Long-range heteronuclear J-coupling constants in esters: Implications for 13C metabolic MRI by side-arm parahydrogen-induced polarization

Abstract

Side-arm parahydrogen induced polarization (PHIP-SAH) presents a cost-effective method for hyperpolarization of ¹³C metabolites (e.g. acetate, pyruvate) for metabolic MRI. The timing and efficiency of typical spin order transfer methods including magnetic field cycling and tailored RF pulse sequences crucially depends on the heteronuclear J coupling network between nascent parahydrogen protons and ¹³C, post-parahydrogenation of the target compound. In this work, heteronuclear ⁿJ_HC (1 < n ≤ 5) couplings of acetate and pyruvate esters pertinent for PHIP-SAH were investigated experimentally using selective HSQMBC-based pulse sequences and numerically using DFT simulations. The CLIP-HSQMBC technique was used to quantify 2/3-bond J_HC couplings, and 4/5-bond J_HC ≲ 0.5 Hz were estimated by the sel-HSQMBC-TOCSY approach.

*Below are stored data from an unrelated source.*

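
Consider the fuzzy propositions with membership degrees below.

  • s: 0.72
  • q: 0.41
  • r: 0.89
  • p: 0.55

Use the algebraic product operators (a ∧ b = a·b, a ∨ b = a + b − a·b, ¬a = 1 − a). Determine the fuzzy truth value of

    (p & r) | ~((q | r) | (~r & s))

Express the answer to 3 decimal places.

0.520

p & r = a·b on (0.5500, 0.8900) = 0.4895
q | r = a + b − a·b on (0.4100, 0.8900) = 0.9351
~r = 1 − 0.8900 = 0.1100
~r & s = a·b on (0.1100, 0.7200) = 0.0792
(q | r) | (~r & s) = a + b − a·b on (0.9351, 0.0792) = 0.9402
~((q | r) | (~r & s)) = 1 − 0.9402 = 0.0598
(p & r) | ~((q | r) | (~r & s)) = a + b − a·b on (0.4895, 0.0598) = 0.5200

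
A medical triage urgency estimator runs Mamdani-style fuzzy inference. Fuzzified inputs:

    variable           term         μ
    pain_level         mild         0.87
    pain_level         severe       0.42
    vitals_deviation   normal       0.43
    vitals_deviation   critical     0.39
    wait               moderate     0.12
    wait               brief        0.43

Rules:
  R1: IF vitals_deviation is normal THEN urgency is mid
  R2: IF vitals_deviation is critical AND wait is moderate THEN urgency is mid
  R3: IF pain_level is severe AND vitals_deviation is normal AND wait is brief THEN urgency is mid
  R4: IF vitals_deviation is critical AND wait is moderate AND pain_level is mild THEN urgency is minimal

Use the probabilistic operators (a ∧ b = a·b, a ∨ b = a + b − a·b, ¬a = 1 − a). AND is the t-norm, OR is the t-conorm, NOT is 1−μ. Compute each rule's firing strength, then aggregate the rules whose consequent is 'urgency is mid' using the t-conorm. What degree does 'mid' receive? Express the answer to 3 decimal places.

R1: normal=0.43 → w = 0.4300
R2: critical=0.39, moderate=0.12; AND[a·b] → w = 0.0468
R3: severe=0.42, normal=0.43, brief=0.43; AND[a·b] → w = 0.0777
R4: critical=0.39, moderate=0.12, mild=0.87; AND[a·b] → w = 0.0407
Rules with consequent 'mid': {R1, R2, R3} → strengths 0.4300, 0.0468, 0.0777
Aggregate via t-conorm [a + b − a·b]: 0.4989

0.499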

Experimental and numerical (DFT-simulated) ⁿJ_HC couplings were strongly correlated (P < 0.001). Implications for ¹³C hyperpolarization by magnetic field cycling, and PH-INEPT and ESOTHERIC type spin order transfer methods for PHIP-SAH were assessed, and the influence of direct nascent parahydrogen proton to ¹³C coupling when compared with indirect homonuclear TOCSY-type transfer through intermediate (non-nascent parahydrogen) protons was studied by the density matrix approach.

Keywords: CLIP-HSQMBC; DFT simulations; Esters; Hyperpolarized (13)C NMR; Long-range heteronuclear J couplings; Side-arm parahydrogen induced polarization; sel-HSQMBC-TOCSY.